Concerns surrounding screening technologies aren’t unfounded. Tony Degani, terminal manager for Franklin Park, Illinois-based R&M Trucking, is in the process of becoming TSA-certified. He says he’s waiting as long as possible to purchase screening technology before the deadline, because he’s heard that the TSA is about to qualify a new, superior technology. He’s also heard that some CCSFs have already purchased TSA-qualified screening technologies that are now considered inferior.
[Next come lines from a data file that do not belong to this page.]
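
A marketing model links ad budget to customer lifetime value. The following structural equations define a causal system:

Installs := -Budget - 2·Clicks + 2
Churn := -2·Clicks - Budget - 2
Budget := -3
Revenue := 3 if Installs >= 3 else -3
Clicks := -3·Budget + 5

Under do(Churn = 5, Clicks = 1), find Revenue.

3

The joint intervention fixes Churn = 5, Clicks = 1, removing each variable's own equation.
Installs = -Budget - 2·Clicks + 2  [with Budget=-3, Clicks=1]  = 3
Revenue = 3 if Installs >= 3 else -3  [with Installs=3]  = 3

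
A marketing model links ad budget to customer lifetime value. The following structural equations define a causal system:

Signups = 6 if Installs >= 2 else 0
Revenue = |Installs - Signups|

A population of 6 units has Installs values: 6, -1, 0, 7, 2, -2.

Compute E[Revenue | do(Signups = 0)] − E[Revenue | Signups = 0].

2

Every unit gets Signups=0 under the intervention. Revenue values become 6, 1, 0, 7, 2, 2; E[Revenue|do(Signups=0)] = 3.
E[Revenue|Signups=0] averages over only the 3 units with Signups=0 (Installs = -1, 0, -2): Revenue = 1, 0, 2, mean 1.
Difference = 3 − 1 = 2.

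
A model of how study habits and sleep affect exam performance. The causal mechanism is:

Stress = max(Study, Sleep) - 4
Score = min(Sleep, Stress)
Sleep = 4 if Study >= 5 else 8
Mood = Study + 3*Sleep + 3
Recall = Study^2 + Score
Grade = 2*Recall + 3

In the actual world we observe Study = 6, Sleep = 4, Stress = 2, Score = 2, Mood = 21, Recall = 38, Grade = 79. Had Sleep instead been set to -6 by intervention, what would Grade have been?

63

Under do(Sleep=-6), the mechanism Sleep = 4 if Study >= 5 else 8 is discarded; Sleep is fixed at -6.
Stress = max(Study, Sleep) - 4  [with Study=6, Sleep=-6]  = 2
Score = min(Sleep, Stress)  [with Sleep=-6, Stress=2]  = -6
Recall = Study^2 + Score  [with Study=6, Score=-6]  = 30
Grade = 2*Recall + 3  [with Recall=30]  = 63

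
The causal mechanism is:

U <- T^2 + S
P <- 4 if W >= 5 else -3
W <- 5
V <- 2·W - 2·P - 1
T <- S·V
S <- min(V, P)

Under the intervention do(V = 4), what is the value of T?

16

do(V=4) replaces the equation V <- 2·W - 2·P - 1 with the constant V = 4.
P = 4 if W >= 5 else -3  [with W=5]  = 4
S = min(V, P)  [with V=4, P=4]  = 4
T = S·V  [with S=4, V=4]  = 16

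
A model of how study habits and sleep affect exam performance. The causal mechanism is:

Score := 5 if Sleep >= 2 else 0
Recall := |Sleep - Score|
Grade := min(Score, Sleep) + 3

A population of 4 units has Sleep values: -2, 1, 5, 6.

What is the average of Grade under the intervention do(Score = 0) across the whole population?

Every unit gets Score=0 under the intervention. Grade values become 1, 3, 3, 3; E[Grade|do(Score=0)] = 2.5.

2.5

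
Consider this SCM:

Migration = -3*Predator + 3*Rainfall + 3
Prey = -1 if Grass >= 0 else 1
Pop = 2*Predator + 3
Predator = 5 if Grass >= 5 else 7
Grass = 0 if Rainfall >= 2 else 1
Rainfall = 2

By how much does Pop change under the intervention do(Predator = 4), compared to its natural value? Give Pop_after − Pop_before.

-6

Under do(Predator=4), the mechanism Predator = 5 if Grass >= 5 else 7 is discarded; Predator is fixed at 4.
Pop = 2*Predator + 3  [with Predator=4]  = 11
Without intervention: Grass = 0 if Rainfall >= 2 else 1  [with Rainfall=2]  = 0; Predator = 5 if Grass >= 5 else 7  [with Grass=0]  = 7; Pop = 2*Predator + 3  [with Predator=7]  = 17.
Change = 11 − 17 = -6.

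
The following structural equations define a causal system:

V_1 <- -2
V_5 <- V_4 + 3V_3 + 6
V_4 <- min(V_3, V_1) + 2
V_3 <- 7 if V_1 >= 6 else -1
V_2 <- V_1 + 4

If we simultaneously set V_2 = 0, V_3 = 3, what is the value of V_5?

Under do(V_2 = 0, V_3 = 3), each intervened variable's structural equation is replaced by its fixed value.
V_4 = min(V_3, V_1) + 2  [with V_3=3, V_1=-2]  = 0
V_5 = V_4 + 3V_3 + 6  [with V_4=0, V_3=3]  = 15

15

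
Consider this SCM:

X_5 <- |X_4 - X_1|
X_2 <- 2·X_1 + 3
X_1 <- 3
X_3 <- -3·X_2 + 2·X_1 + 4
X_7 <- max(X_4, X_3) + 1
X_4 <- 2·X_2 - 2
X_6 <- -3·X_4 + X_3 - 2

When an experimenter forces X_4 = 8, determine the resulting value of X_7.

9

The intervention breaks the incoming arrows to X_4: X_4 <- 2·X_2 - 2 no longer applies, and X_4 = 8.
X_2 = 2·X_1 + 3  [with X_1=3]  = 9
X_3 = -3·X_2 + 2·X_1 + 4  [with X_2=9, X_1=3]  = -17
X_7 = max(X_4, X_3) + 1  [with X_4=8, X_3=-17]  = 9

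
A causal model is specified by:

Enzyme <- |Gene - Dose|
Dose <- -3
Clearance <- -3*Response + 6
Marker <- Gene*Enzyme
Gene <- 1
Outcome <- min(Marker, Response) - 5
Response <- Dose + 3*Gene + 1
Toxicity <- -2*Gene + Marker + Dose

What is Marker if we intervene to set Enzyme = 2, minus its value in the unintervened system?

-2

The intervention breaks the incoming arrows to Enzyme: Enzyme <- |Gene - Dose| no longer applies, and Enzyme = 2.
Marker = Gene*Enzyme  [with Gene=1, Enzyme=2]  = 2
Without intervention: Enzyme = |Gene - Dose|  [with Gene=1, Dose=-3]  = 4; Marker = Gene*Enzyme  [with Gene=1, Enzyme=4]  = 4.
Change = 2 − 4 = -2.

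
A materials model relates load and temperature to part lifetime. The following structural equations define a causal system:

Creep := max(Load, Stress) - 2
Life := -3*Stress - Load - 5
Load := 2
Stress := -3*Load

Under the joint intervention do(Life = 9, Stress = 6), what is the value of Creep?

Setting Life = 9, Stress = 6 by intervention discards those variables' equations.
Creep = max(Load, Stress) - 2  [with Load=2, Stress=6]  = 4

4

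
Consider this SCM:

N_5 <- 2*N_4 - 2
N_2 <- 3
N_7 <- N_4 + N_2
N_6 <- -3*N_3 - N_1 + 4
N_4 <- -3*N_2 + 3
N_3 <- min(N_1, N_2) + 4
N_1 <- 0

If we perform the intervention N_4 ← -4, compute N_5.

-10

Intervening sets N_4 = -4 and removes its equation (N_4 <- -3*N_2 + 3).
N_5 = 2*N_4 - 2  [with N_4=-4]  = -10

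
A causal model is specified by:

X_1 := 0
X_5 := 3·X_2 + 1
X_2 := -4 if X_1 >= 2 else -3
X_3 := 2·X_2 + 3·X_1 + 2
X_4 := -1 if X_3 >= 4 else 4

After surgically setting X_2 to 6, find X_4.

Under do(X_2=6), the mechanism X_2 := -4 if X_1 >= 2 else -3 is discarded; X_2 is fixed at 6.
X_3 = 2·X_2 + 3·X_1 + 2  [with X_2=6, X_1=0]  = 14
X_4 = -1 if X_3 >= 4 else 4  [with X_3=14]  = -1

-1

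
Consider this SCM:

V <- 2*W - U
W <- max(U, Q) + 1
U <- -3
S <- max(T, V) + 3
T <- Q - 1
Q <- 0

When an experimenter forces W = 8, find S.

22

The intervention breaks the incoming arrows to W: W <- max(U, Q) + 1 no longer applies, and W = 8.
V = 2*W - U  [with W=8, U=-3]  = 19
T = Q - 1  [with Q=0]  = -1
S = max(T, V) + 3  [with T=-1, V=19]  = 22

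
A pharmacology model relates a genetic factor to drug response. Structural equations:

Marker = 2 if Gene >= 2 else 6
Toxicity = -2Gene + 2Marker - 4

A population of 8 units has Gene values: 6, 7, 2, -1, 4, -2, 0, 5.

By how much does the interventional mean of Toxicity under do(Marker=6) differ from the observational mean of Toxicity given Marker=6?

do(Marker=6) breaks Marker's dependence on Gene. With Marker=6 fixed, Toxicity across the units is -4, -6, 4, 10, 0, 12, 8, -2, mean 2.75.
Conditioning on Marker=6 selects the 3 unit(s) with Gene ∈ {-1, -2, 0}. Their Toxicity values: 10, 12, 8. Mean = 10.
Difference = 2.75 − 10 = -7.25.

-7.25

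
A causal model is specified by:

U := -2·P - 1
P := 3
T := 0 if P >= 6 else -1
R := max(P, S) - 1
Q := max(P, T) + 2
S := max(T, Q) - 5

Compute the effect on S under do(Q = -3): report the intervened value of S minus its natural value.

The intervention breaks the incoming arrows to Q: Q := max(P, T) + 2 no longer applies, and Q = -3.
T = 0 if P >= 6 else -1  [with P=3]  = -1
S = max(T, Q) - 5  [with T=-1, Q=-3]  = -6
Without intervention: T = 0 if P >= 6 else -1  [with P=3]  = -1; Q = max(P, T) + 2  [with P=3, T=-1]  = 5; S = max(T, Q) - 5  [with T=-1, Q=5]  = 0.
Change = -6 − 0 = -6.

-6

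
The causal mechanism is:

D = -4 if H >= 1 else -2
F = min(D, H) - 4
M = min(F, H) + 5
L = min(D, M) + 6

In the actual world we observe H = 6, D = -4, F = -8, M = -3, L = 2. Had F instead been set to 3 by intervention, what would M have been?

8

The intervention breaks the incoming arrows to F: F = min(D, H) - 4 no longer applies, and F = 3.
M = min(F, H) + 5  [with F=3, H=6]  = 8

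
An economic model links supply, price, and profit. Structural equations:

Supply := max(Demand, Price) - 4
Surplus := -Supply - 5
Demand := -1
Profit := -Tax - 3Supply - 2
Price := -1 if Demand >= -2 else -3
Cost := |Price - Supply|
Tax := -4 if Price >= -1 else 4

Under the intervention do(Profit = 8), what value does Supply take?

-5

do(Profit=8) replaces the equation Profit := -Tax - 3Supply - 2 with the constant Profit = 8.
Supply is not downstream of the intervention, so its value is determined by the original equations.
Price = -1 if Demand >= -2 else -3  [with Demand=-1]  = -1
Supply = max(Demand, Price) - 4  [with Demand=-1, Price=-1]  = -5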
TSA’s ability to adequately assess and approve screening technology has long been viewed as a weakness by the Government Accountability Office (GAO). “TSA has taken some steps to develop and test technologies for screening air cargo, but the agency has not yet completed assessments of these technologies and cannot be assured that they are effective in the cargo environment,” Stephen M. Lord, the GAO’s director for homeland security and justice issues, told Congress in March 2009.

With two months to go before the deadline, TSA believes it sold the CCSP well enough to air cargo stakeholders to avoid a nightmare come August. The agency’s persuasiveness relied on two tried and true social glues: enlightened self-interest and fear. “We built this program in close cooperation with the entire supply chain community,” says TSA’s Brittin.

It helped that many stakeholders recognized they had to come together, given the seriousness of the risk—even one mistake could be their last. “We all just want to make sure that at the end of the day, that the aircraft is safe and the supply chain is safe and that we’re all doing the right thing,” Case says. “We realize that there really is a zero-error policy here. There is no acceptable percentage of ‘Whoops, we missed one.’”

Matthew Harwood is an associate editor at Security Management.